Gyllenhaal’s Candy has embodied this ideal from the beginning: Once a sex worker on the street who refused to allow her business to be controlled by a pimp, she used her intellect and gumption to propel herself to the top of the “hoochie film” business. But there’s also Abby, played by Margarita Levieva, an NYU dropout who’s still dating Vincent (one of two slimy dirtbag characters in which James Franco is typecast), but is now running his bar, booking punk shows, reading feminist literature, and hanging inscrutable paintings of vaginas. It’s a logical turn for her character, but also can be read as a sort of mea culpa, the throwing of a bone for The Deuce’s top-billed male character’s real-life accusations.

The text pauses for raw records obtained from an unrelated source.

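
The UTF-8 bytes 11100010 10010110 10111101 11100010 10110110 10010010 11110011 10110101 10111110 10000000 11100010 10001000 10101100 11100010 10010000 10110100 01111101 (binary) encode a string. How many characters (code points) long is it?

6

Byte at offset 0: 0xE2 = 11100010 → 3-byte char (#1). Advance 3.
Byte at offset 3: 0xE2 = 11100010 → 3-byte char (#2). Advance 3.
Byte at offset 6: 0xF3 = 11110011 → 4-byte char (#3). Advance 4.
Byte at offset 10: 0xE2 = 11100010 → 3-byte char (#4). Advance 3.
Byte at offset 13: 0xE2 = 11100010 → 3-byte char (#5). Advance 3.
Byte at offset 16: 0x7D = 01111101 → 1-byte char (#6). Advance 1.
Reached end at offset 17 after 6 code points.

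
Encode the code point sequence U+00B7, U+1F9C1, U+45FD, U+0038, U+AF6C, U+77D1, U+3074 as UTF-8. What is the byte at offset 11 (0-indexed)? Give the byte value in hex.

0xBD

U+00B7 → 2-byte form C2 B7 at offsets 0–1.
U+1F9C1 → 4-byte form F0 9F A7 81 at offsets 2–5.
U+45FD → 3-byte form E4 97 BD at offsets 6–8.
U+0038 → 1-byte form 38 at offsets 9–9.
U+AF6C → 3-byte form EA BD AC at offsets 10–12.
Offset 11 falls in char 5's range; it's byte 2 of EA BD AC = 0xBD.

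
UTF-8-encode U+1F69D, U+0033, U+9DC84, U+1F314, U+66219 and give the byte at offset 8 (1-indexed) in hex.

0xB2

1-indexed offset 8 is 0-indexed offset 7.
U+1F69D → 4-byte form F0 9F 9A 9D at offsets 0–3.
U+0033 → 1-byte form 33 at offsets 4–4.
U+9DC84 → 4-byte form F2 9D B2 84 at offsets 5–8.
Offset 7 falls in char 3's range; it's byte 3 of F2 9D B2 84 = 0xB2.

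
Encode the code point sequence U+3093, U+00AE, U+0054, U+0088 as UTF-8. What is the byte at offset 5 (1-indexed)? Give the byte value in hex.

1-indexed offset 5 is 0-indexed offset 4.
U+3093 → 3-byte form E3 82 93 at offsets 0–2.
U+00AE → 2-byte form C2 AE at offsets 3–4.
Offset 4 falls in char 2's range; it's byte 2 of C2 AE = 0xAE.

0xAE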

It’s unfortunate that his presence makes it so complicated to enjoy, because it’s truly good, particularly the performance of Gyllenhaal, who deserves every award. Amid all the hardscrabble shit that Pelecanos and Simon are known for (i.e. Lawrence Gilliard Jr.’s police detective investigating the stabbing of a tourist), the woman-empowerment angle seems to be on full-throttle this season, if a little obvious. (One of The Deuce’s most interesting points, and one that makes it harder to quit despite the unfortunate and jarring presence of James Franco, is that in addition to its extremely talented cast of women, it’s also just about 50 percent written and directed by women, too.)

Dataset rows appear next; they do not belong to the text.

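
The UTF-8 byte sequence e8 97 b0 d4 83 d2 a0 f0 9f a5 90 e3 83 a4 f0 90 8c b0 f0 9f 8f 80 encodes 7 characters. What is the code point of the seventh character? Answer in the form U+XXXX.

Offset 0: leading byte 0xE8 = 11101000 → 3-byte char #1 = E8 97 B0.
Offset 3: leading byte 0xD4 = 11010100 → 2-byte char #2 = D4 83.
Offset 5: leading byte 0xD2 = 11010010 → 2-byte char #3 = D2 A0.
Offset 7: leading byte 0xF0 = 11110000 → 4-byte char #4 = F0 9F A5 90.
Offset 11: leading byte 0xE3 = 11100011 → 3-byte char #5 = E3 83 A4.
Offset 14: leading byte 0xF0 = 11110000 → 4-byte char #6 = F0 90 8C B0.
Offset 18: leading byte 0xF0 = 11110000 → 4-byte char #7 = F0 9F 8F 80.
Leading byte 0xF0 = 11110000 matches 11110xxx → 4-byte sequence.
Byte 1: 0xF0 = 11110000, payload 000 (3 bits).
Byte 2: 0x9F = 10011111 (10xxxxxx ✓), payload 011111.
Byte 3: 0x8F = 10001111 (10xxxxxx ✓), payload 001111.
Byte 4: 0x80 = 10000000 (10xxxxxx ✓), payload 000000.
Concatenate: 000011111001111000000 = 0x1F3C0 (21 bits → U+1F3C0).

U+1F3C0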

The super-smart sex worker Darlene, portrayed by Dominique Fishback, secretly got her GED to try and get out from under the thumb of her pimp; she’s reading Song of Solomon and thinking about taking night classes. Abby is reading feminist literature in bed (while wearing a terrible Patti Smith wig, yowch) before heading off to the bar to help a woman with some “labor issues” she’s been having. We later discover that the woman is a stripper and she’s organized a strike for unfair labor practices, a plot point that echoes the current #NYCStripperStrike but may not have any historical precedent in the 1970s. Similarly, she describes herself as a “feminist dancer. I know that sounds like a ‘pacifist executioner’ or something, but I see it as an avenue to explore sexual dynamics.”

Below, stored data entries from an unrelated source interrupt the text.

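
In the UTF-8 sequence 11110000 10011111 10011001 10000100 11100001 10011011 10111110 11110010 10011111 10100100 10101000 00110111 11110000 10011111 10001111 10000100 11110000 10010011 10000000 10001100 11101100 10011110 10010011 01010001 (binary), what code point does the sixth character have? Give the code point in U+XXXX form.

U+1300C

Offset 0: leading byte 0xF0 = 11110000 → 4-byte char #1 = F0 9F 99 84.
Offset 4: leading byte 0xE1 = 11100001 → 3-byte char #2 = E1 9B BE.
Offset 7: leading byte 0xF2 = 11110010 → 4-byte char #3 = F2 9F A4 A8.
Offset 11: leading byte 0x37 = 00110111 → 1-byte char #4 = 37.
Offset 12: leading byte 0xF0 = 11110000 → 4-byte char #5 = F0 9F 8F 84.
Offset 16: leading byte 0xF0 = 11110000 → 4-byte char #6 = F0 93 80 8C.
Leading byte 0xF0 = 11110000 matches 11110xxx → 4-byte sequence.
Byte 1: 0xF0 = 11110000, payload 000 (3 bits).
Byte 2: 0x93 = 10010011 (10xxxxxx ✓), payload 010011.
Byte 3: 0x80 = 10000000 (10xxxxxx ✓), payload 000000.
Byte 4: 0x8C = 10001100 (10xxxxxx ✓), payload 001100.
Concatenate: 000010011000000001100 = 0x1300C (21 bits → U+1300C).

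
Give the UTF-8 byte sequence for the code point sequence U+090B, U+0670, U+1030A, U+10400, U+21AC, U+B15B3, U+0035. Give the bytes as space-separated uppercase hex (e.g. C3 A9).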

This concept and the introduction to this character is promising, but also it’s unclear whether sex positivity to the level of defining oneself as a “feminist dancer” would have been so common in 1977. It would still be four years before Andrea Dworkin published anti-porn tome Pornography, in 1981, and while Betty Dodson was encouraging sex positivity all over the Village, the mainstream feminist thought towards porn at that time was largely that it exploited women and was counter to the movement. It will be interesting to see how Abby’s character evolves within this, or if The Deuce will address it at all, even with its previous fixation on historical accuracy. But at the very least, it’s still set-design catnip for those enamored of vanishing New York and its history, and worth exploring its generally nuanced looks into gender dynamics at a time when everything was changing. Maggie Gyllenhaal quick-cutting an orgasm as the Modern Lovers’s “Roadrunner” blasts in the background is worth it.